October 26, 2014

ombre du renard // shadow of the fox


been a while since i have been able to concentrate on some self-portraits.

honestly, i have been all over the place.

i enjoy speaking to you though; as if we are old friends and you remember to pick up where 
i last left off in between telling me to "hold on a sec'",  so you can grab your phone charger.


i will pretend our last conversation went over the explicit details of what's been going on
in my personal life for a couple of months leading up to these portraits.

imagine these portraits as that conversation.

-

i have felt vulnerable. exposed. captivated. 
i have felt like a secret.

i have felt the light and shadow sides of myself fight each other, constantly.

incessantly.

desperately.

both talking over each other, escalating into shouting matches until
 my intuition conquers both logic and the heart.


i went deeper into the fox-hole. 

the one where i only commune with the dead and my dreams. 
the place where i only speak to my mirrored image. 

the place where i shun people and refuse help at all costs.

the one where i surround myself with the illusion of company. 

like show-room mannequins. masquerading as truths. 


it's a dance i do often, a dance i do well.

it needs only one partner, and always ends with a gift.

accepting the here. the now. my body. my mind. myself.


i love myself.

i love myself fully.

i love.











September 14, 2014

January 30, 2014

PSALM 23:4


'PSALM 23:4' // HIPPORACLE // FEBRUARY 2011

"Yea, though I walk through the valley of the shadow of death, 
I will fear no evil: for thou art with me; thy rod and thy staff shall comfort me."


A little something about this particular photo.

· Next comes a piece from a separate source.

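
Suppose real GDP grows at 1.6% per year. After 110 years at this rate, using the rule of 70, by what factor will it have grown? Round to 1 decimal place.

Doubles every ≈ 43.75 years (70/1.6).
110 years is 2.51 doublings; 2^2.51 ≈ 5.7×.

around 5.7 times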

I never posted it, because I lost it over time in the many files and folders of my computer. This was the last edit I ever made before my father passed away; and when I mean the very last, I mean up to the last week that he was still with us and lucid and having what we would refer to as 'a good day', before the months long decline before passing on. 

I wish I had known what my art, what the Muse really, was trying to communicate to me subconsciously as I was setting up the shot in their bedroom (because it was the only room with a wide enough white wall for me!) and eventually edited over cups of coffee. I can remember working on this during my father and I's epic DVD marathon watching of John Wayne and Johnny Depp.

Art remains to be my ultimate form of therapy. I can't stop. It helped me then and it's helping me now.